Barry: So, you're kinda saying I shouldn't seek revenge because it will irreparably damage my friendships?
Pops: Wait, are you really hearing me?
Barry: Who knows?

Quote from Naked Rob

Barry: You're up next, Naked Rob.
Naked Rob: My Nudist Enthusiast magazines? These are expensive and European.
Barry: Now they're confetti.
Naked Rob: I had to learn French for these.

Quote from Pops

Erica: My grandpa can't stand this long. Hey, Pops, how ya feeling?
Pops: All my fluids are in my feet. I-I-I think I'll lie down for a minute. Oh!
Beverly: Dad, what the hell are you doing?
Pops: You got a pillow or a couch cushion?
Geoff: Oh, no! Your grandpa just made the ground his bed!
Erica: It's what he does.

Quote from Barry

[fantasy:]
Barry: This isn't where I fell asleep. Oh, no! Have I been gently kidnapped?
Pops: Your body is right where you left it. You're dreaming of what the world would be like if you didn't exist.
Barry: This isn't the JTP pad. It has no holes in the wall.
Pops: Of course there's no holes. You weren't here to punch them. [door opens]
Matt: Go for Mr. Bradley.
Barry: "Mr. Bradley"? Who are you, your stepdad that officially adopted you? Nerd.
Pops: He can't hear you. And he's now a successful Gap businessman. Without you making him late for work, he became Worldwide Head of Jean Shorts.
Matt: Buy! Sell! Business!

Quote from Barry

[fantasy:]
Andy: Oh, hey, there, friend. How's the weather up here, you ask? [chuckling] Why, it's great, because life for the very tall always is.
Barry: [laughs] Who stretched Andy?
Pops: No one. Without you stealing his lunch, Andy had a growth spurt. He's been helping people grab things off the top shelf ever since.

Quote from Erica

Beverly: Hey, Geoff.

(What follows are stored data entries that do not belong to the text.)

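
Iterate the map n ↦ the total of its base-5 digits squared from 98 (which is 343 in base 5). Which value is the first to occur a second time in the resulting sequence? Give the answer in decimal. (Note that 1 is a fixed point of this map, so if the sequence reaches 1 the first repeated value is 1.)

98 = (3,4,3)_5 → 3² + 4² + 3² = 34
34 = (1,1,4)_5 → 1² + 1² + 4² = 18
18 = (3,3)_5 → 3² + 3² = 18  — 18 already appeared earlier.

18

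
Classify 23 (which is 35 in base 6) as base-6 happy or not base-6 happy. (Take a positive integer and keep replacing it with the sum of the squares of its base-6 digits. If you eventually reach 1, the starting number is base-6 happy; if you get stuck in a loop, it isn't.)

23 = (3,5)_6 → 3² + 5² = 9 + 25 = 34
34 = (5,4)_6 → 5² + 4² = 25 + 16 = 41
41 = (1,0,5)_6 → 1² + 0² + 5² = 1 + 0 + 25 = 26
26 = (4,2)_6 → 4² + 2² = 16 + 4 = 20
20 = (3,2)_6 → 3² + 2² = 9 + 4 = 13
13 = (2,1)_6 → 2² + 1² = 4 + 1 = 5
5 = (5)_6 → 5² = 25
25 = (4,1)_6 → 4² + 1² = 16 + 1 = 17
17 = (2,5)_6 → 2² + 5² = 4 + 25 = 29
29 = (4,5)_6 → 4² + 5² = 16 + 25 = 41  — 41 already seen; the sequence cycles without reaching 1.

not base-6 happy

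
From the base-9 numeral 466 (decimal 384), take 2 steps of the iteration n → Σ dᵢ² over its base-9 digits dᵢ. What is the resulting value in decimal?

384 = (4,6,6)_9 → 4² + 6² + 6² = 88
88 = (1,0,7)_9 → 1² + 0² + 7² = 50

50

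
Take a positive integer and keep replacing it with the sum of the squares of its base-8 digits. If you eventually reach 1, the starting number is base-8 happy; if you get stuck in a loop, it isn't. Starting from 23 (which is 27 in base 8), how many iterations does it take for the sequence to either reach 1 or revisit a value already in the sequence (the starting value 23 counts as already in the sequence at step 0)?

23 = (2,7)_8 → 2² + 7² = 53
53 = (6,5)_8 → 6² + 5² = 61
61 = (7,5)_8 → 7² + 5² = 74
74 = (1,1,2)_8 → 1² + 1² + 2² = 6
6 = (6)_8 → 6² = 36
36 = (4,4)_8 → 4² + 4² = 32
32 = (4,0)_8 → 4² + 0² = 16
16 = (2,0)_8 → 2² + 0² = 4
4 = (4)_8 → 4² = 16  — 16 repeats.
That took 9 steps.

9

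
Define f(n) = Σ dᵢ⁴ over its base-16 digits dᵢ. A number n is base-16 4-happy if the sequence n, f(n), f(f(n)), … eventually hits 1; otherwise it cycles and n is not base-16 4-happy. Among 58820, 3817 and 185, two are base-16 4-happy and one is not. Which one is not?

185

58820: 58820 → 60033 → 52513 → 49314 → 30752 → 6513 → 8964 → 353 → 1298 → 642 → 4128 → 17 → 2 → 16 → 1  — reaches 1 (base-16 4-happy)
3817: 3817 → 83393 → 21619 → 3363 → 28658 → 102562 → 16578 → 21008 → 642 → 4128 → 17 → 2 → 16 → 1  — reaches 1 (base-16 4-happy)
185: 185 → 21202 → 29218 → 2449 → 13123 → 499 → 50707 → 22114 → 3233 → 30737 → 6499 → 7939 → 50707  — repeats 50707 (not base-16 4-happy)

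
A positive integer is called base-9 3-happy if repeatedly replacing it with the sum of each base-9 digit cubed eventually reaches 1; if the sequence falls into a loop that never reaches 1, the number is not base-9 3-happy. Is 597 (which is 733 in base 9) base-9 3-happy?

597 = (7,3,3)_9 → 397
397 = (4,8,1)_9 → 577
577 = (7,1,1)_9 → 345
345 = (4,2,3)_9 → 99
99 = (1,2,0)_9 → 9
9 = (1,0)_9 → 1  — reached 1.

base-9 3-happy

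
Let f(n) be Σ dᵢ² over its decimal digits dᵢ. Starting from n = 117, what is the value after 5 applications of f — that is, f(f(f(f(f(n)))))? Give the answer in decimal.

117 → 1² + 1² + 7² = 51
51 → 5² + 1² = 26
26 → 2² + 6² = 40
40 → 4² + 0² = 16
16 → 1² + 6² = 37

37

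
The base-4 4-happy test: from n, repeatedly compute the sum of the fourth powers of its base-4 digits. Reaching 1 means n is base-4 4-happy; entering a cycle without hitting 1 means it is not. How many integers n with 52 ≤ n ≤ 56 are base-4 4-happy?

52: 52 → 82 → 18 → 17 → 2 → 16 → 1  — base-4 4-happy
53: 53 → 83 → 83  — not base-4 4-happy
54: 54 → 98 → 33 → 17 → 2 → 16 → 1  — base-4 4-happy
55: 55 → 163 → 113 → 83 → 83  — not base-4 4-happy
56: 56 → 97 → 18 → 17 → 2 → 16 → 1  — base-4 4-happy
base-4 4-happy: 52, 54, 56

3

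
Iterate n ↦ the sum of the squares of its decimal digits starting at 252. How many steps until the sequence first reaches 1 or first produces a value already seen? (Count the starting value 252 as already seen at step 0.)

13

252 → 2² + 5² + 2² = 4 + 25 + 4 = 33
33 → 3² + 3² = 9 + 9 = 18
18 → 1² + 8² = 1 + 64 = 65
65 → 6² + 5² = 36 + 25 = 61
61 → 6² + 1² = 36 + 1 = 37
37 → 3² + 7² = 9 + 49 = 58
58 → 5² + 8² = 25 + 64 = 89
89 → 8² + 9² = 64 + 81 = 145
145 → 1² + 4² + 5² = 1 + 16 + 25 = 42
42 → 4² + 2² = 16 + 4 = 20
20 → 2² + 0² = 4 + 0 = 4
4 → 4² = 16
16 → 1² + 6² = 1 + 36 = 37  — 37 repeats.
That took 13 steps.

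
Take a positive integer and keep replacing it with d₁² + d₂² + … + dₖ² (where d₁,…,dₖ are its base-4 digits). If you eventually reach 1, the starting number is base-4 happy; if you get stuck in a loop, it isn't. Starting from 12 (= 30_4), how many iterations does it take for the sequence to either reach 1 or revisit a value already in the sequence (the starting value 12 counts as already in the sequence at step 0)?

5

12 = (3,0)_4 → 3² + 0² = 9 + 0 = 9
9 = (2,1)_4 → 2² + 1² = 4 + 1 = 5
5 = (1,1)_4 → 1² + 1² = 1 + 1 = 2
2 = (2)_4 → 2² = 4
4 = (1,0)_4 → 1² + 0² = 1 + 0 = 1  — reached 1.
That took 5 steps.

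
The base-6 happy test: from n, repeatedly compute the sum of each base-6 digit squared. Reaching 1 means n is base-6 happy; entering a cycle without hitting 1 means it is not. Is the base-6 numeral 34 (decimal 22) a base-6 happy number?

22 = (3,4)_6 → 3² + 4² = 25
25 = (4,1)_6 → 4² + 1² = 17
17 = (2,5)_6 → 2² + 5² = 29
29 = (4,5)_6 → 4² + 5² = 41
41 = (1,0,5)_6 → 1² + 0² + 5² = 26
26 = (4,2)_6 → 4² + 2² = 20
20 = (3,2)_6 → 3² + 2² = 13
13 = (2,1)_6 → 2² + 1² = 5
5 = (5)_6 → 5² = 25  — 25 already seen; the sequence cycles without reaching 1.

not base-6 happy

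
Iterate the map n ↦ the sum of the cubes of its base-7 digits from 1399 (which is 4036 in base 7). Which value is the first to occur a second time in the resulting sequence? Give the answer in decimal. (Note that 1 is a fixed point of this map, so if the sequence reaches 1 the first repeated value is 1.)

1399 = (4,0,3,6)_7 → 4³ + 0³ + 3³ + 6³ = 64 + 0 + 27 + 216 = 307
307 = (6,1,6)_7 → 6³ + 1³ + 6³ = 216 + 1 + 216 = 433
433 = (1,1,5,6)_7 → 1³ + 1³ + 5³ + 6³ = 1 + 1 + 125 + 216 = 343
343 = (1,0,0,0)_7 → 1³ + 0³ + 0³ + 0³ = 1 + 0 + 0 + 0 = 1  — reached the fixed point 1.
1 → 1, so 1 is the first repeated value.

1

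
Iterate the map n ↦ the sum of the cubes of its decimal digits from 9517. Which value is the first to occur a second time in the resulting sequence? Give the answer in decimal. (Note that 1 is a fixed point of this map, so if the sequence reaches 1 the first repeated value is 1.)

9517 → 1198
1198 → 1243
1243 → 100
100 → 1  — reached the fixed point 1.
1 → 1, so 1 is the first repeated value.

1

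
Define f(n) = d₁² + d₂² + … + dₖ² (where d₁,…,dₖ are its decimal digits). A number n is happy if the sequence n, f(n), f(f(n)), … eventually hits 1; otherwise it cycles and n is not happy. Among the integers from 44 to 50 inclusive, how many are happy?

2

44: 44 → 32 → 13 → 10 → 1  (reaches 1)
45: 45 → 41 → 17 → 50 → 25 → 29 → 85 → 89 → 145 → 42 → 20 → 4 → 16 → 37 → 58 → 89  (repeats 89)
46: 46 → 52 → 29 → 85 → 89 → 145 → 42 → 20 → 4 → 16 → 37 → 58 → 89  (repeats 89)
47: 47 → 65 → 61 → 37 → 58 → 89 → 145 → 42 → 20 → 4 → 16 → 37  (repeats 37)
48: 48 → 80 → 64 → 52 → 29 → 85 → 89 → 145 → 42 → 20 → 4 → 16 → 37 → 58 → 89  (repeats 89)
49: 49 → 97 → 130 → 10 → 1  (reaches 1)
50: 50 → 25 → 29 → 85 → 89 → 145 → 42 → 20 → 4 → 16 → 37 → 58 → 89  (repeats 89)
happy: 44, 49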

Oh, you'll be happy to know that Jinzy will be crying into her nothing-flavored holiday cookies because we nailed it.
Geoff: You took the photo without me?
Erica: Yes, 'cause they are the worst... The worst. So, let's just rush away and never speak of this again.
Beverly: Wait a minute. We wanted Geoff in the picture. You're the one who said he had explosive diarrhea.
Erica: What? No. And I definitely did not say "explosive."
Adam: You did, and it read as true.
Murray: Been there.
Pops: It's our people's burden.
Barry: Shame only makes it worse.

Quote from Matt

Naked Rob: What do you want?
Barry: Just one thing... Your forgiveness.
Andy: Oh! What's in the bag, man?
Naked Rob: I think it just moved. It's definitely full of spiders.
Matt: I know what's in there. My greatest fear... Speaking in public.

Quote from Barry

Adam: Barry? Now you're in on this?
Barry: I heard we had a new way of getting information out of you, and we need to know... Where's that deli that lets you taste the meat before you buy it?
Adam: It's the one on Main Street.
[montage:]
Barry: Is breakfast truly the most important meal of the day?
Barry: Is a frog an amphibian or a reptile?
Barry: Does Matt Bradley need to go to the doctor for this?
Barry: Sorry. Forgot what I was gonna ask. Put the hood back on him.